Я гоню эти мысли, не хочу представлять будущее, в котором на это место может прийти какой-нибудь молодой оболдуй, который начнет отвергать мои пьесы только потому, что никто из моих героев голышом по сцене не бегает и не матерится, как сапожник, а зрителю, мол, нужно именно это. Такое мне прямым текстом ответила немолодая, интеллигентного вида завлит одного из модных театров, правда, оговорившись, что сама она этого не одобряет. Но зрителю это, оказывается, интересно! Как будто зритель у себя в подворотне не наслушался до отрыжки…

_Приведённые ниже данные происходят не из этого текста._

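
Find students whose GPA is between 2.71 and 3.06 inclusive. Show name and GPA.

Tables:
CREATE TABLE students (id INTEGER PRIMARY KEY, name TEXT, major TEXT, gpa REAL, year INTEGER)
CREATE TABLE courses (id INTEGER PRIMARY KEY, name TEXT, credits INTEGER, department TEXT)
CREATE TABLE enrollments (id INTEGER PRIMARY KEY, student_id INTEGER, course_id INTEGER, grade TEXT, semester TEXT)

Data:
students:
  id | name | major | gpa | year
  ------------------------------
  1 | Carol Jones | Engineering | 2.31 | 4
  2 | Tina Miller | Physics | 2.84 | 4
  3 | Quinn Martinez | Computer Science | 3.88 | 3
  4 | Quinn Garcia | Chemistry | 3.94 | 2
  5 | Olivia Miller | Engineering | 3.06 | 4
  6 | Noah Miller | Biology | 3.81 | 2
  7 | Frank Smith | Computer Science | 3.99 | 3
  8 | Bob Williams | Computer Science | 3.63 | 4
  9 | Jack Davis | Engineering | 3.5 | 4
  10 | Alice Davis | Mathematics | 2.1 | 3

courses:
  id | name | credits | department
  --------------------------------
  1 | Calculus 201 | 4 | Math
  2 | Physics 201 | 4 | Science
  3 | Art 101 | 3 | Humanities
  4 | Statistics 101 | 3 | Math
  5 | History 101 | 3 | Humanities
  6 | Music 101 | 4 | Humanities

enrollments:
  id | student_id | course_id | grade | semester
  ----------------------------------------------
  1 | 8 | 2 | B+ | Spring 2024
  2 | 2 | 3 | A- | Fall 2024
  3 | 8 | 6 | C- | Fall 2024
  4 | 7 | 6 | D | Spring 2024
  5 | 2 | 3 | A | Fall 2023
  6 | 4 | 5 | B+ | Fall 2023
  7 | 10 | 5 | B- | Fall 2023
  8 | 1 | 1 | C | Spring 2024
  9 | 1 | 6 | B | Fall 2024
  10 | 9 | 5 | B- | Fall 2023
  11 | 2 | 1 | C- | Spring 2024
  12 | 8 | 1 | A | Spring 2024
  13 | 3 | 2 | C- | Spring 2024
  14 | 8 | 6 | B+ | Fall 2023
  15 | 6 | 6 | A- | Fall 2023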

С Давидом Ароновичем мы в культе языка едины. Хотя в приватной беседе за рюмкой чая оба иногда можем себе позволить… Но к театру у нас обоих отношение старомодное, как к храму. У меня с тех самых пор, когда еще мечталось выйти на сцену не после премьеры как автор, а актрисой, именно театральной, о кино не грезила никогда. Запах сцены до сих пор волнует до замирания сердца…
Но однажды подумалось: «Да ведь это же придется годами одну и ту же роль тянуть! Скучища-то какая… Лучше я буду каждый день сочинять что-то новенькое. Все роли сама проживать смогу. Ни с кем делиться, пока пишу, не надо!» Давиду Ароновичу об этом рассказывала, и он согласился, что моя работа куда интереснее…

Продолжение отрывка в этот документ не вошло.